Vorsitzender des Rettungszweckverbandes Berthold Brehm. Foto: Andreas Seidel/Archiv
Rettungsleitstelle: Streit mit dem Freistaat ist beigelegt
Land will für Neubau 500.000 Euro weniger an Fördermitteln beisteuern als erwartet
Stollberg/Chemnitz. Für den Bau der neuen Rettungsleitstelle für die Stadt Chemnitz sowie die Kreise Erzgebirge und Mittelsachsen will sich der Rettungszweckverband Chemnitz/Stollberg nun doch mit geringeren Landeszuschüssen zufriedengeben. Das sagte der Verbandschef und Chemnitzer Bürgermeister Berthold Brehm am Mittwoch der "Freien Presse".
Nach Ablauf der Einspruchsfrist gegen den Zuwendungsbescheid des Freistaates sei man übereingekommen, das Angebot anzunehmen.

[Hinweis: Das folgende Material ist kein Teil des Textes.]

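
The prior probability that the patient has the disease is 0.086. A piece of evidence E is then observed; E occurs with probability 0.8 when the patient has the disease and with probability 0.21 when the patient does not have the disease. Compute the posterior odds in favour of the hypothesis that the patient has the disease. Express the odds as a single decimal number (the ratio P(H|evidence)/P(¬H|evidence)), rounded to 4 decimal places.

Prior odds = 0.086/(1−0.086) = 0.094092. In log-odds, ln(0.094092) = -2.3635.
Add log likelihood ratio: ln(3.8095) = 1.3375.
Posterior log-odds = -1.0260, so posterior odds = exp(-1.0260) = 0.35845.

Posterior odds ≈ 0.3584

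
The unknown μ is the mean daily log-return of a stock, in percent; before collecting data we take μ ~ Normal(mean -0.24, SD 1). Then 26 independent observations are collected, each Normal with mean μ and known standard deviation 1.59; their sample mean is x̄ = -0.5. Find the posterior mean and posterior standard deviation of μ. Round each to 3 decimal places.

Posterior mean ≈ -0.477; posterior SD ≈ 0.298

With known σ, the Normal prior is conjugate. Weight on the data is w = (n/σ²)/(n/σ² + 1/τ₀²) = 10.2844/(10.2844+1.00000) = 0.91138.
Posterior mean = w·x̄ + (1−w)·μ₀ = 0.91138·-0.5 + 0.088618·-0.24 = -0.477. Posterior variance = 1/(10.2844+1.00000) = 0.0886179, so SD = 0.298.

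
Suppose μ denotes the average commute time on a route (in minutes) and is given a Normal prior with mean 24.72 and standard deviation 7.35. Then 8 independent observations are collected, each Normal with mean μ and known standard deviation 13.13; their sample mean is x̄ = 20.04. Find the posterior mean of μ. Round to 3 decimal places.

With known σ, the Normal prior is conjugate. Weight on the data is w = (n/σ²)/(n/σ² + 1/τ₀²) = 0.0464045/(0.0464045+0.0185108) = 0.71485.
Posterior mean = w·x̄ + (1−w)·μ₀ = 0.71485·20.04 + 0.28515·24.72 = 21.375.

Posterior mean ≈ 21.375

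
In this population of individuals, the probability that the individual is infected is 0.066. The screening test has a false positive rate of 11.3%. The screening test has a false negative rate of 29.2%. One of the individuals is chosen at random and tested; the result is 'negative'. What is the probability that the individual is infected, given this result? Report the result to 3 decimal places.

Write H for 'the individual is infected'. Prior odds H:¬H = 0.066/0.934 = 0.070664. For the 'negative' outcome, the likelihood ratio is 0.292/0.887 = 0.32920.
Posterior odds = 0.070664 × 0.32920 = 0.023262, so P(H|E) = 0.023262/(1+0.023262) = 0.023.

P(H | E) ≈ 0.023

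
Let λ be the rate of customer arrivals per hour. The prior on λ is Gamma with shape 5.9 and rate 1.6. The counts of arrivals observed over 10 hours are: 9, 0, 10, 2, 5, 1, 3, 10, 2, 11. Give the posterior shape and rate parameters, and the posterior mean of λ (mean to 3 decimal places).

Posterior: Gamma(shape=58.9, rate=11.6); mean ≈ 5.078

Total count ∑xᵢ = 53 over n = 10 hours.
Gamma is conjugate to the Poisson likelihood: posterior is Gamma(shape = 5.9+53 = 58.9, rate = 1.6+10 = 11.6).
E[λ | data] = 58.9/11.6 = 5.078.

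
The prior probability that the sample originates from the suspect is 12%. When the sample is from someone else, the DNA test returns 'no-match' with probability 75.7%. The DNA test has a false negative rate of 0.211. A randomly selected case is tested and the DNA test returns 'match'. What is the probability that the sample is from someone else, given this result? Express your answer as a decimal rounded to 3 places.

P(¬H | E) ≈ 0.693

Write H for 'the sample originates from the suspect'. Prior odds H:¬H = 0.12/0.88 = 0.13636. For the 'match' outcome, the likelihood ratio is 0.789/0.243 = 3.2469.
Posterior odds = 0.13636 × 3.2469 = 0.44276, so P(H|E) = 0.44276/(1+0.44276) = 0.307. Then P(¬H|E) = 1 − 0.307 = 0.693.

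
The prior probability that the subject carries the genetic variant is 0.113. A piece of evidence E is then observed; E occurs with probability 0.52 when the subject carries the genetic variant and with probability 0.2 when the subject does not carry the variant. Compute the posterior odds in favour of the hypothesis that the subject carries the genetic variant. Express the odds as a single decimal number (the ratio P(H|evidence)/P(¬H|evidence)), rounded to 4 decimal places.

Posterior odds ≈ 0.3312

Prior odds = 0.113/(1−0.113) = 0.12740. In log-odds, ln(0.12740) = -2.0605.
Add log likelihood ratio: ln(2.6000) = 0.95551.
Posterior log-odds = -1.1049, so posterior odds = exp(-1.1049) = 0.33123.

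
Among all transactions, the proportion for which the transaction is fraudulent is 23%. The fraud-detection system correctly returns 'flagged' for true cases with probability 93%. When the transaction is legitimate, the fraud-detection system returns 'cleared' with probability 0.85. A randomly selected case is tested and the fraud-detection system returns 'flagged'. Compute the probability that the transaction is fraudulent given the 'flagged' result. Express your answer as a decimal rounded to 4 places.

P(H | E) ≈ 0.6494

Write H for 'the transaction is fraudulent'. Prior odds H:¬H = 0.23/0.77 = 0.29870. For the 'flagged' outcome, the likelihood ratio is 0.93/0.15 = 6.2000.
Posterior odds = 0.29870 × 6.2000 = 1.8519, so P(H|E) = 1.8519/(1+1.8519) = 0.6494.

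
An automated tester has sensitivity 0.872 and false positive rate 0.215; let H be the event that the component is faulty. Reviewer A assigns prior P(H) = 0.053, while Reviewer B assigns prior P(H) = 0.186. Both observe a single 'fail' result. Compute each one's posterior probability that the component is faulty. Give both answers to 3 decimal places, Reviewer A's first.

P('+'|H) = 0.872, P('+'|¬H) = 0.215.
Reviewer A: numerator 0.872·0.053 = 0.046216; evidence = 0.046216+0.215·0.947 = 0.24982; posterior = 0.185.
Reviewer B: numerator 0.872·0.186 = 0.16219; evidence = 0.16219+0.215·0.814 = 0.33720; posterior = 0.481.

Reviewer A: 0.185; Reviewer B: 0.481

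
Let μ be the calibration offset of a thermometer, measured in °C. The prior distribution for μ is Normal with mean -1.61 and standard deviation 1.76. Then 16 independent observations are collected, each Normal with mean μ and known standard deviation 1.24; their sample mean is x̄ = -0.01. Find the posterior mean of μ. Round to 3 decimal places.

Posterior mean ≈ -0.058

With known σ, the Normal prior is conjugate. Weight on the data is w = (n/σ²)/(n/σ² + 1/τ₀²) = 10.4058/(10.4058+0.322831) = 0.96991.
Posterior mean = w·x̄ + (1−w)·μ₀ = 0.96991·-0.01 + 0.030090·-1.61 = -0.058.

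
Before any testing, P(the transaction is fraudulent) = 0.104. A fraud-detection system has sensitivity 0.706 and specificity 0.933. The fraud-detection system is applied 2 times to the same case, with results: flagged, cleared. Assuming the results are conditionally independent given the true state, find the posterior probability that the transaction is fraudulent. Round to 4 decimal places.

With H the event that the transaction is fraudulent, the joint likelihood of the observed sequence is P(data|H) = 0.706·0.294 = 0.20756 and P(data|¬H) = 0.067·0.933 = 0.062511.
Bayes: P(H|data) = 0.104·0.20756 / (0.104·0.20756 + 0.896·0.062511) = 0.021587/0.077597 = 0.2782.

Posterior P(H) ≈ 0.2782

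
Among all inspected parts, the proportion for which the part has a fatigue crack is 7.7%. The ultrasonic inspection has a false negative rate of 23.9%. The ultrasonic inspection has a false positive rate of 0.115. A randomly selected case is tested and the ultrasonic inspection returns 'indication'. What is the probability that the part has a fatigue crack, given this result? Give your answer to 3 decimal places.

P(H | E) ≈ 0.356

Let H be the event that the part has a fatigue crack. P(H) = 0.077, so P(¬H) = 0.923. With E the 'indication' result, P(E|H) = 0.761 and P(E|¬H) = 0.115.
P(E) = 0.761·0.077 + 0.115·0.923 = 0.058597 + 0.10615 = 0.16474.
By Bayes' theorem, P(H|E) = 0.058597 / 0.16474 = 0.356.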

Das bestätigte am Mittwochabend auch Christian Brendler, der Vertreter des Erzgebirgskreises. Der Verzicht auf einen Widerspruch wird unter anderem damit begründet, weitere Verzögerungen im Bauablauf zu vermeiden.

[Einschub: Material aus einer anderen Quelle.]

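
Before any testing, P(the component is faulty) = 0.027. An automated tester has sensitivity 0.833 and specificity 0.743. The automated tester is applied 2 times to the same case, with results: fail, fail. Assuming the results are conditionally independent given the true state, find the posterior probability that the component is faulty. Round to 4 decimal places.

Let H be the event that the component is faulty; start with P(H) = 0.027. P('fail'|H) = 0.833, P('fail'|¬H) = 0.257.
Update on result 1 ('fail'): P(H) ← 0.833·0.0270 / (0.833·0.0270 + 0.257·0.9730) = 0.022491/0.27255 = 0.0825.
Update on result 2 ('fail'): P(H) ← 0.833·0.0825 / (0.833·0.0825 + 0.257·0.9175) = 0.068739/0.30453 = 0.2257.

Posterior P(H) ≈ 0.2257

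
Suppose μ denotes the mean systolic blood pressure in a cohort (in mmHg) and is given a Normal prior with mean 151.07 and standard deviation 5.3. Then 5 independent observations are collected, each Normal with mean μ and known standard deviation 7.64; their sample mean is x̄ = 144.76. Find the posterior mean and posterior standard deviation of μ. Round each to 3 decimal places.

Posterior mean ≈ 146.612; posterior SD ≈ 2.872

Prior precision 1/τ₀² = 1/5.3² = 0.0355999; data precision n/σ² = 5/7.64² = 0.0856610.
Posterior precision = 0.0355999 + 0.0856610 = 0.121261, giving posterior SD = 1/√0.121261 = 2.872.
Posterior mean = (0.0355999·151.07 + 0.0856610·144.76) / 0.121261 = 146.612.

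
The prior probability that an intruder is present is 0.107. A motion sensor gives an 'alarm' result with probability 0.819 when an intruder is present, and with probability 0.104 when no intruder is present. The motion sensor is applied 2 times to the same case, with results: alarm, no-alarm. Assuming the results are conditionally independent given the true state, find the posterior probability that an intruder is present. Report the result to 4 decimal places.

Posterior P(H) ≈ 0.1601

With H the event that an intruder is present, the joint likelihood of the observed sequence is P(data|H) = 0.819·0.181 = 0.14824 and P(data|¬H) = 0.104·0.896 = 0.093184.
Bayes: P(H|data) = 0.107·0.14824 / (0.107·0.14824 + 0.893·0.093184) = 0.015862/0.099075 = 0.1601.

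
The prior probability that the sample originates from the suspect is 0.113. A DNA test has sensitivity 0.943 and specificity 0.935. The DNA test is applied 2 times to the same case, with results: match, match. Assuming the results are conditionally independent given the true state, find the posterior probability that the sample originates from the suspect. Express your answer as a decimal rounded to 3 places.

Posterior P(H) ≈ 0.964

Let H be the event that the sample originates from the suspect; start with P(H) = 0.113. P('match'|H) = 0.943, P('match'|¬H) = 0.065.
Update on result 1 ('match'): P(H) ← 0.943·0.1130 / (0.943·0.1130 + 0.065·0.8870) = 0.10656/0.16421 = 0.6489.
Update on result 2 ('match'): P(H) ← 0.943·0.6489 / (0.943·0.6489 + 0.065·0.3511) = 0.61192/0.63474 = 0.9640.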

Allerdings, so räumte Brendler ein, könnte sich wegen der Verringerung der Landeszuschüsse der Eigenanteil der beteiligten Partner erhöhen. Das gelte es aber noch mit den Krankenkassen als Träger des Rettungsdienstes zu verhandeln. Bis dahin erfolge eine Vorfinanzierung durch die drei Partner entsprechend ihrer Einwohnerzahl. "Für den Erzgebirgskreis würde das bei der Aufnahme eines Bankdarlehens mit einer Laufzeit von 25 Jahren eine jährliche Mehrbelastung von zirka 39.000 Euro bedeuten", erklärte Brendler. Dieser Betrag reduziere sich jedoch entsprechend des Beitrages der Kassen. Die Gespräche mit ihnen stehen allerdings noch aus. Diese sollten schnellstmöglich erfolgten, so Verbandschef Brehm, um die Kassen ihrerseits zu bewegen, dass sie einen weiteren Anteil an den Baukosten übernehmen, die dem Rettungsdienst zugeordnet werden.

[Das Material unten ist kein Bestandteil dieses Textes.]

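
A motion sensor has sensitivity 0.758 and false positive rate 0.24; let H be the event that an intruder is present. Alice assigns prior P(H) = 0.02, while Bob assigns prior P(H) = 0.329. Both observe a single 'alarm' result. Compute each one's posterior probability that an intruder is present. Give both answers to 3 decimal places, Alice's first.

Alice: 0.061; Bob: 0.608

P('+'|H) = 0.758, P('+'|¬H) = 0.24.
Alice: numerator 0.758·0.02 = 0.015160; evidence = 0.015160+0.24·0.98 = 0.25036; posterior = 0.061.
Bob: numerator 0.758·0.329 = 0.24938; evidence = 0.24938+0.24·0.671 = 0.41042; posterior = 0.608.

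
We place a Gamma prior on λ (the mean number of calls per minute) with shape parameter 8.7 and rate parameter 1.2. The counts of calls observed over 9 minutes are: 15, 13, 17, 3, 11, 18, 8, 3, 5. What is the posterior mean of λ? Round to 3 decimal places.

Posterior mean ≈ 9.971

Total count ∑xᵢ = 93 over n = 9 minutes.
Gamma is conjugate to the Poisson likelihood: posterior is Gamma(shape = 8.7+93 = 101.7, rate = 1.2+9 = 10.2).
Posterior mean = shape/rate = 101.7/10.2 = 9.971.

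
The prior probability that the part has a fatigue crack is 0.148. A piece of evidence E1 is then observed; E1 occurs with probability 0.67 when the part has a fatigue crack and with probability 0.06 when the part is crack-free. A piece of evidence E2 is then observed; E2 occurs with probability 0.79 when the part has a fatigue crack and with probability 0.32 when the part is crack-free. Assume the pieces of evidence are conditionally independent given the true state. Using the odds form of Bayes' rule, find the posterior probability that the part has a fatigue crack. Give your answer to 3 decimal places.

Posterior probability ≈ 0.827

Prior odds = 0.148/(1−0.148) = 0.17371. In log-odds, ln(0.17371) = -1.7504.
Add log likelihood ratios: ln(11.167) + ln(2.4688) = 3.3166.
Posterior log-odds = 1.5663, so posterior odds = exp(1.5663) = 4.7888. Converting, P(H|E) = 4.7888/5.7888 = 0.827.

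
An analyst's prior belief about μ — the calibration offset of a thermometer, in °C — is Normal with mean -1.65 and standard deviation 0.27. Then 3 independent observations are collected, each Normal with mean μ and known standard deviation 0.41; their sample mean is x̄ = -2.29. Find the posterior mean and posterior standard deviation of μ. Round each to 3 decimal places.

With known σ, the Normal prior is conjugate. Weight on the data is w = (n/σ²)/(n/σ² + 1/τ₀²) = 17.8465/(17.8465+13.7174) = 0.56541.
Posterior mean = w·x̄ + (1−w)·μ₀ = 0.56541·-2.29 + 0.43459·-1.65 = -2.012. Posterior variance = 1/(17.8465+13.7174) = 0.0316817, so SD = 0.178.

Posterior mean ≈ -2.012; posterior SD ≈ 0.178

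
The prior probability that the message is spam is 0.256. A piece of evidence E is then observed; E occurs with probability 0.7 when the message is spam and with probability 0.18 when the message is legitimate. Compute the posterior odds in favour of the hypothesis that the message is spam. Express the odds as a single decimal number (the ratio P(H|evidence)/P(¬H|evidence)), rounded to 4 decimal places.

Posterior odds ≈ 1.3381

Prior odds = 0.256/(1−0.256) = 0.34409.
Likelihood ratio for E = 0.7/0.18 = 3.8889.
Posterior odds = prior odds × LR = 1.3381.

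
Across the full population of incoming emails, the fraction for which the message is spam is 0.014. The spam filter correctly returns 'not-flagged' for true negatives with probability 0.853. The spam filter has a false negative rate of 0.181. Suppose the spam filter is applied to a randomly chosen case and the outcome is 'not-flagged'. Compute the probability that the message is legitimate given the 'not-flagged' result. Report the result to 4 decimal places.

Let H be the event that the message is spam. P(H) = 0.014, so P(¬H) = 0.986. With E the 'not-flagged' result, P(E|H) = 0.181 and P(E|¬H) = 0.853.
P(E) = 0.181·0.014 + 0.853·0.986 = 0.0025340 + 0.84106 = 0.84359.
By Bayes' theorem, P(H|E) = 0.0025340 / 0.84359 = 0.0030. Hence P(¬H|E) = 1 − 0.0030 = 0.9970.

P(¬H | E) ≈ 0.9970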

Das Land will sich an dem fast zwölf Millionen Euro teuren Projekt mit 3,5 Millionen Euro beteiligen - die Kreise und Chemnitz erwarteten eigentlich etwa 500.000 Euro mehr. Doch der Freistaat verweist darauf, das im geplanten Gebäude nicht nur die Leitstelle, sondern weitere Räume untergebracht werden sollen. Die gehörten aber nicht zur Leitstelle, sondern dienten der Unterbringung des Verbandes. Eine Sprecherin: "Das ist legitim, jedoch nicht förderfähig." Wegen der Kostenbeteiligung gibt es seit langem Differenzen mit dem Land. Am Mittwoch nun ist die Frist abgelaufen, um gegen den Fördermittelbescheid des Freistaates in Widerspruch zu gehen.
Bauherr ist der Rettungszweckverband. Die Kreise Erzgebirge und Mittelsachsen sowie die Stadt Chemnitz haben eine Zweckvereinbarung abgeschlossen und den Verband beauftragt, die neue Leitstelle für die drei Regionen zu bauen. Mittelsachsen, selbst nicht Mitglied des Verbandes, hatte laut Landrat Volker Uhlig (CDU) zwar vorgeschlagen, Widerspruch gegen den Förderbescheid für den Neubau einzulegen. Doch Chemnitz und das Erzgebirge entschieden sich nach seinen Worten anders.
In der neuen Zentrale sollen ab 2014 alle Notrufe für das gesamte Gebiet koordiniert werden. Der Neubau in Chemnitz ist Teil eines Konzeptes des Freistaats von 2004. Danach soll die Zahl der Leitstellen von damals 21 bis 2013 auf fünf reduziert werden. Dieser Plan ist eingebettet im sogenannten Brandschutz- und Rettungsdienstgesetz.